It took nearly two years but the Cauldron Kitchen is finally open for business.
Ottawa’s first, ultra-flexible, totally shared commercial kitchen, targeted at Ottawa’s budding small-time foodie businesses in need of a place to prepare their goodies without violating health and safety laws, opened its doors last month.
“What we discovered is that building a kitchen from scratch is not a simple feat,” says co-founder David Villarroel, who anticipated a summer 2014 grand opening when he last spoke to Apartment613.
Between fitting the Overbrook industrial space with essential water, sewer, electricity and heating services, to securing the necessary funds to design and outfit the kitchen, the vision proved a bigger challenge than anticipated and there were times they nearly threw in the dish towel.
“We passed so many milestones with the construction phase. It was a hard slough,” he says. “It was amazing when we announced our official opening… it is good to focus on business development and getting the Ottawa food industry interested in what we are doing.”
So far, about eight small scale chefs have signed up to use the space. The Kneaded Kitchen’s Azura Fennell is their first regular.
“I decided it was now or never,” says Fennell who was elbow-deep in a delectable-smelling roasted cauliflower dish during an open house last weekend to formally launch the Cauldron Kitchen.
The single mom quit her corporate job right around the time the kitchen opened in order to launch her gourmet vegan/vegetarian pre-made meal business.
“It’s a really great space,” says Fennell who spends a day to a day-and-a-half per week at the Cauldron preparing her meals.
As a mom who needs to be home before and after school, she loves the flexibility the Cauldron Kitchen offers and the fact that all the cooking equipment is provided. It’s also proven to be a great place to network with other foodies who seem happy to support her and offer feedback.
“It’s invaluable,” she says of the camaraderie.

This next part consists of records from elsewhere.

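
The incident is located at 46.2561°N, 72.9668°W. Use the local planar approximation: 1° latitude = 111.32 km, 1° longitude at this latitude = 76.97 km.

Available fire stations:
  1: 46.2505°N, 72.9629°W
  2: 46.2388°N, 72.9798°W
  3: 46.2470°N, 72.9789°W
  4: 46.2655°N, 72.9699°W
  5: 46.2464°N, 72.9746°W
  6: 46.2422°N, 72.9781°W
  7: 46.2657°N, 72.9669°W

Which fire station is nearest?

1

Distances from 46.2561°N, 72.9668°W:
1: √((-0.0056·111.32)² + (0.0039·76.97)²) = √(0.388618 + 0.090110) = 0.6919 km
2: √((-0.0173·111.32)² + (-0.0130·76.97)²) = √(3.708844 + 1.001220) = 2.1703 km
3: √((-0.0091·111.32)² + (-0.0121·76.97)²) = √(1.026193 + 0.867389) = 1.3761 km
4: √((0.0094·111.32)² + (-0.0031·76.97)²) = √(1.094970 + 0.056933) = 1.0733 km
5: √((-0.0097·111.32)² + (-0.0078·76.97)²) = √(1.165977 + 0.360439) = 1.2355 km
6: √((-0.0139·111.32)² + (-0.0113·76.97)²) = √(2.394286 + 0.756484) = 1.7750 km
7: √((0.0096·111.32)² + (-0.0001·76.97)²) = √(1.142060 + 0.000059) = 1.0687 km
Minimum: 1 at 0.6919 km.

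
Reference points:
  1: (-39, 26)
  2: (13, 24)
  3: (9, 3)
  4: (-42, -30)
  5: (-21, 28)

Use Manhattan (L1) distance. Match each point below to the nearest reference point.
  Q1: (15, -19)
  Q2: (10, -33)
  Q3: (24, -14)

Q1→3; Q2→3; Q3→3

Q1 at (15, -19):
  1: 99
  2: 45
  3: 28
  4: 68
  5: 83
  → nearest: 3 (28)
Q2 at (10, -33):
  1: 108
  2: 60
  3: 37
  4: 55
  5: 92
  → nearest: 3 (37)
Q3 at (24, -14):
  1: 103
  2: 49
  3: 32
  4: 82
  5: 87
  → nearest: 3 (32)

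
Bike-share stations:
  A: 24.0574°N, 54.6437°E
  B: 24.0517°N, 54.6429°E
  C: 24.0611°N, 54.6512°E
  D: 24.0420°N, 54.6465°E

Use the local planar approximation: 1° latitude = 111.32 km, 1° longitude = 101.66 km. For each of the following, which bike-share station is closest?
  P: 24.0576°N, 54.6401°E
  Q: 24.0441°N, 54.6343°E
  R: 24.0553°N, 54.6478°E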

The concept of a shared commercial kitchen is one that’s taken off across the United States and in larger Canadian cities like Toronto and Vancouver.
Strong supporters of the shared economy ethos, Villarroel and business partner Dave Neil, who co-owns Westboro craft butcher The Piggy Market, funded the space, in part, through a little crowd-sourcing and a lot of support from family and friends.
They envisioned a place where resources would be shared and where everybody involved could save on overhead and through bulk buying power. They wished to nurture a community environment where like-minded foodies could swap ideas, collaborate and support one another.
Since they first hatched their plan, similar commercial kitchens have entered the Ottawa market, but Villarroel says the Cauldron Kitchen remains the first to do it as a solely shared model, where anybody could rent the space at an affordable hourly rate.
That cost is $25/hour for the 150 sq/ft kitchen, which includes a six-burner range, a standard oven and full size convection oven. A separate prep and assembly space can be rented for $20/hour, though both must be booked in four-hour blocks. They hope to turn a second prep space into another full kitchen down the road.
Industrial induction burners, a gas steamer, deep fryer, meat slicer, dough mixer, food processors, blenders and scales are among the add-ons. There’s also two stand-up freezers, a pair of walk-in coolers and dry-good storage space on site. Package deals and storage bin rentals are available for frequent fryers and a shared dish pit equipped with a 90-second washer and all the cleaning supplies one might need is provided for easy tidying.
In the hopes of attracting local farmers and helping them sustain their businesses through the winter, they’ve also invested in a blast chiller that can go from 160F to -18F in two hours.
Dubbed the “crown jewel” of the kitchen, it’s available for rent for an extra $50 a pop.
“Farmers can come and make their own frozen vegetables and sell it at the market,” says an excited Villarroel, who also hopes to attract food truck vendors with three parking spots out back complete with plug-ins.
“We would like to brand the Cauldron as a place to innovate and experiment,” he adds, noting a local cricket flour processor has expressed interest in using the space.
“We want restaurants to use our space to develop their menus. We want bakers to use our space to push out new ideas like the cronut.”
In fact, they see it as a true “community kitchen” that can be used in many ways.
To celebrate Family Day, for instance, a group of kids enjoyed cupcake decorating at the Cauldron. Meanwhile, their first client—an 11-year-old boy who baked cookies for the Beechwood Market—has since expressed an interest in returning to host his next birthday party.
Neil also plans to deliver a hands-on series of workshops on knife skills, chicken-cutting and bread-making in the hopes to draw in amateur chefs looking to improve their skills.
Despite their struggle to get going, Villarroel is optimistic. He recently revisited the website that first inspired his business—a directory of commercial kitchens.
“In our early days in 2014, this directory had 300 kitchens listed all over the U.S. Last week, I wanted to add my kitchen to the directory and they had over 600 kitchens listed,” he says.
“In two years the commercial kitchen industry doubled so the future definitely looks bright!”